CME is going to ruin their franchise if they don't do something to maintain an orderly market in the emini. With most of their income growth coming from electronic trading - their corporate results are going to be hurt if they continue scaring away traders with fiascos like today.
Floyd Norris at the New York Times wrote this article below. It can be found at the NYTimes.com website. http://www.nytimes.com/2003/02/05/business/05FUTU.html Some Trades in S.&P. Futures Are Canceled After Odd Surge By FLOYD NORRIS More than $170 million in futures trades in the Standard & Poor's 500-stock index were canceled late yesterday after the Chicago Mercantile Exchange concluded that a sudden spike that sent prices up almost 12 percent within seconds had occurred for no good reason. But many other trades that were well above market prices were allowed to stand, providing a windfall for some traders and significant losses for others. Eric Wolff, the exchange's managing director for regulatory affairs, said it was not clear what had set off the move. "The rumors that somebody did something phenomenally stupid are probably wrong," he said. "It does not look like an idiot with a single order caused this event." Instead, he said, after the market began to move, many "buy stop" orders were activated. Such orders are typically entered by traders who short the market and want to cut their losses if prices begin to rally. The big move began at 4:07:12 p.m., Eastern time, seven minutes after the New York Stock Exchange closed for the day with substantial losses but with a late rally that trimmed the decline. The big move ended 43 seconds later. The action took place in trading in so-called mini contracts for the S.& P. 500, which are one-fifth the size of normal contracts and are intended to appeal to smaller investors. Each contract is worth 50 times the S.& P. index, or about $42,000 at current prices. Within seconds, the price of the contract shot up from 847 to 948 and then fell back to 848. But the price of the larger S.& P. 500 contracts, which normally trade in tandem with the smaller ones, never rose above 854. The exchange determined that all trades more than 6 points above 854 were clearly erroneous. So it canceled trades for about 4,000 contracts at prices of 860.25 and above. But it allowed to stand trades for 398 contracts executed at prices above 854. Those contracts, valued at about $17 million, provided immediate gains for the sellers because the contract ended the day at 849.25.

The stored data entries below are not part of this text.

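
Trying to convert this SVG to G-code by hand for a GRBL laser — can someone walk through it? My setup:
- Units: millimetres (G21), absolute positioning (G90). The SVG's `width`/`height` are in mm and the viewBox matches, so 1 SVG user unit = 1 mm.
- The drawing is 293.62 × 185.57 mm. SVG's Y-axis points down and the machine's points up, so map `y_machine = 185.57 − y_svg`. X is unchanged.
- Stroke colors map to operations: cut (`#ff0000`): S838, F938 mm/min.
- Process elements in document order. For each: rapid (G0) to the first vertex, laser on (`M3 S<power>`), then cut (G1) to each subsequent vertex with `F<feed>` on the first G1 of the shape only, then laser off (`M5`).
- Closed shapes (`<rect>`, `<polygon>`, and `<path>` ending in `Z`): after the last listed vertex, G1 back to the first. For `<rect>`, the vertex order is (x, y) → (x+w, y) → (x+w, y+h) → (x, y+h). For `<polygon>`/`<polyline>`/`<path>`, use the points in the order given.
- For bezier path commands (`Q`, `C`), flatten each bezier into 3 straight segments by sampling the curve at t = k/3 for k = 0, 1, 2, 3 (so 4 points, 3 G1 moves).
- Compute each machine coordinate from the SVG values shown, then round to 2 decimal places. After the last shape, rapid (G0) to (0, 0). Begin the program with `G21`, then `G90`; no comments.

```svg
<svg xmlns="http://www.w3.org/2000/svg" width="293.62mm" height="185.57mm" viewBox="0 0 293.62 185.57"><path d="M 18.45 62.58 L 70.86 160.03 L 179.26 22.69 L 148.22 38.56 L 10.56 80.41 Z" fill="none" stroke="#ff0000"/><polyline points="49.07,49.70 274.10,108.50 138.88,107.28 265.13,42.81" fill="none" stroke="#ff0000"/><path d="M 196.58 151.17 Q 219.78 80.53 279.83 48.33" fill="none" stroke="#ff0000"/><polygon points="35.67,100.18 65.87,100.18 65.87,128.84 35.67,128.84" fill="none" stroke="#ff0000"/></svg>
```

G21
G90
G0 X18.45 Y122.99
M3 S838
G1 X70.86 Y25.54 F938
G1 X179.26 Y162.88
G1 X148.22 Y147.01
G1 X10.56 Y105.16
G1 X18.45 Y122.99
M5
G0 X49.07 Y135.87
M3 S838
G1 X274.10 Y77.07 F938
G1 X138.88 Y78.29
G1 X265.13 Y142.76
M5
G0 X196.58 Y34.40
M3 S838
G1 X216.14 Y77.22 F938
G1 X243.89 Y111.50
G1 X279.83 Y137.24
M5
G0 X35.67 Y85.39
M3 S838
G1 X65.87 Y85.39 F938
G1 X65.87 Y56.73
G1 X35.67 Y56.73
G1 X35.67 Y85.39
M5
G0 X0.00 Y0.00

viewBox `0 0 293.62 185.57` with mm width/height → 1 unit = 1 mm. Flip: y_m = 185.57 − y_svg.

**Shape 1** — `<path>` closed polygon, stroke `#ff0000` → cut (S838, F938). Machine vertices: (18.45,122.99) → (70.86,25.54) → (179.26,162.88) → (148.22,147.01) → (10.56,105.16) → (18.45,122.99). Closed: final G1 returns to the first vertex.

**Shape 2** — `<polyline>` open polyline, stroke `#ff0000` → cut (S838, F938). Machine vertices: (49.07,135.87) → (274.10,77.07) → (138.88,78.29) → (265.13,142.76). Open path.

**Shape 3** — `<path>` quadratic bezier, stroke `#ff0000` → cut (S838, F938). Control points (SVG): P0=(196.58,151.17), P1=(219.78,80.53), P2=(279.83,48.33); sampled at t=k/3. Machine vertices: (196.58,34.40) → (216.14,77.22) → (243.89,111.50) → (279.83,137.24). Open path.

**Shape 4** — `<polygon>` rectangle, stroke `#ff0000` → cut (S838, F938). Machine vertices: (35.67,85.39) → (65.87,85.39) → (65.87,56.73) → (35.67,56.73) → (35.67,85.39). Closed: final G1 returns to the first vertex.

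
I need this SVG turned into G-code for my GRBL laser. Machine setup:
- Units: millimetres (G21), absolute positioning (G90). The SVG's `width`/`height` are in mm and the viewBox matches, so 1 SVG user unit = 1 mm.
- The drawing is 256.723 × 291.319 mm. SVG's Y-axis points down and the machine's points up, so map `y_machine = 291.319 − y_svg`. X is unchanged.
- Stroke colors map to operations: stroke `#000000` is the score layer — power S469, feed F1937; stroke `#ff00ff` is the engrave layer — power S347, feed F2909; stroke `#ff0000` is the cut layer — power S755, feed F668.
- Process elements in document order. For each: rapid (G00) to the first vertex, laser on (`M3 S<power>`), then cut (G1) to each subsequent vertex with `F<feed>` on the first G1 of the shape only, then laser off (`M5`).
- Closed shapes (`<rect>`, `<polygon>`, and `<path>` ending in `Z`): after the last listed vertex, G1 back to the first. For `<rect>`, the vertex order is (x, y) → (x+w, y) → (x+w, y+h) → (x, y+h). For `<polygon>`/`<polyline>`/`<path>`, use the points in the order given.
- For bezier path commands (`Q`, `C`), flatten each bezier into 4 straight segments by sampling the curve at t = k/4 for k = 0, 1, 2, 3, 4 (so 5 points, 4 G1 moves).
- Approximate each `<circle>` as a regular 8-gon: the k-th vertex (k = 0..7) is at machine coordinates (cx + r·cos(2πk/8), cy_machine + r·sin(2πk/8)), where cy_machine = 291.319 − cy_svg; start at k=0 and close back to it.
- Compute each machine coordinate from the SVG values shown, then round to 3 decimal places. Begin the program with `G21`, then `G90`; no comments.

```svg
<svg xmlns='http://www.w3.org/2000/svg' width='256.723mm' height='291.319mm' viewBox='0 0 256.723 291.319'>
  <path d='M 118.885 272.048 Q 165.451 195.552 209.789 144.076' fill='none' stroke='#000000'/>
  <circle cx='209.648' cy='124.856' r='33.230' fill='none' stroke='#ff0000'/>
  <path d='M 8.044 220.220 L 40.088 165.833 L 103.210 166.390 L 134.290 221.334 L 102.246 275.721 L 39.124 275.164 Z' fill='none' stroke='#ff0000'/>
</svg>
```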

I don't think the 860 level was all that arbitrary. If you look at the volume on the tick bars at a small enough resolution, I think that 860 is the level that the original 3 2,000 contract orders took the market to. There seemed to be some instability or some inflection at that level and then new players attempted a squeeze to the higher levels of 948. Of course at that time there were no sellers anywhere and the squeeze resulted in a huge secondary move. It seems the CME is making the original operator eat the cost of his mistake but taking away rewards from the squeeze players.
I was also wondering how a 2,000 lot order gets honored when the limit is supposed to be 250 or 300 or some such number?